Kilby, a Kansas native, died Monday, according to Texas Instruments Inc., where he worked for many years.

Before the integrated circuit, electronic devices relied on bulky and fragile circuitry, including glass vacuum tubes. In the late 1950s, there was considerable interest – especially in the military – in making devices smaller.

Kilby’s fingernail-size integrated circuit, a forerunner of the microchip used in today’s computers, replaced the bulky and unreliable switches and tubes.

It was during his first year working at TI in Dallas in the summer of 1958 that Kilby set out on a course that would forever change how electricity is used to efficiently and reliably power everything from vacuum cleaners to supercomputers.
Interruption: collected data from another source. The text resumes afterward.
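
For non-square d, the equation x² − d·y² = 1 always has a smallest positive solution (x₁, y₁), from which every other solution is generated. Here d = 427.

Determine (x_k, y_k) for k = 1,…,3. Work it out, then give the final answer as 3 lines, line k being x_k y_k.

√427 → a₀=20, period (1,1,1,40); ℓ=4 even so k=3
a_0=20:  p_0=20·1+0=20,  q_0=20·0+1=1
a_1=1:  p_1=1·20+1=21,  q_1=1·1+0=1
a_2=1:  p_2=1·21+20=41,  q_2=1·1+1=2
a_3=1:  p_3=1·41+21=62,  q_3=1·2+1=3
fundamental: x₁=62, y₁=3  (since 3844 − 427·9 = 1)
k=2:  x_2 = 62·62+427·3·3 = 7687,  y_2 = 62·3+3·62 = 372
k=3:  x_3 = 62·7687+427·3·372 = 953126,  y_3 = 62·372+3·7687 = 46125

62 3
7687 372
953126 46125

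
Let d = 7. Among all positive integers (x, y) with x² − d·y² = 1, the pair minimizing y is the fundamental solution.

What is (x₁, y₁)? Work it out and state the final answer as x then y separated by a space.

d=7: √d = [2; 1,1,1,4] (ℓ=4, even), read p_3/q_3
i=0: a=2 ⇒ p=2, q=1
…
i=2: a=1 ⇒ p=5, q=2
i=3: a=1 ⇒ p=8, q=3
(x₁, y₁) = (8, 3);  8² − 7·3² = 1 ✓

8 3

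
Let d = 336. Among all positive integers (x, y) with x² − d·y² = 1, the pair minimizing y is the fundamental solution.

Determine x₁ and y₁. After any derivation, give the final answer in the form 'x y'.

55 3

√336 → a₀=18, period (3,36); ℓ=2 even so k=1
i=0: a=18 ⇒ p=18, q=1
i=1: a=3 ⇒ p=55, q=3
(x₁, y₁) = (55, 3);  55² − 336·3² = 1 ✓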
Using borrowed equipment, he built the first integrated circuit in which all the components were fabricated in a single piece of semiconductor material half the size of a paper clip.

“TI was the only company that agreed to let me work on electronic component miniaturization more or less full time, and it turned out to be a great fit,” Kilby wrote in an autobiography for the Nobel Committee in 2000, the year he won the prize for physics.

Today, integrated circuits can be found in all manner of digital devices, from TVs to microwave ovens. Sales of integrated circuits totaled $179 billion in 2004, supporting a global electronics market of more than $1.1 trillion, according to TI.

The contributions of Kilby – who also co-invented the handheld calculator – are hard to overstate, according to technology experts.

“In my opinion, there are only a handful of people whose works have truly transformed the world and the way we live in it – Henry Ford, Thomas Edison, the Wright Brothers and Jack Kilby,” TI Chairman Tom Engibous said in a statement Tuesday. “If there was ever a seminal invention that transformed not only our industry but our world, it was Jack’s invention of the first integrated circuit.”

Kilby was born in 1923 in Great Bend. His father was the owner of a small electric company, and Kilby became interested in radio tubes while listening to big band radio in the 1940s. He earned degrees in electrical engineering from the universities of Illinois and Wisconsin, and began his career in 1947 with the Centralab Division of Globe Union Inc. in Milwaukee, developing ceramic-based, silk-screened circuits for electronic products.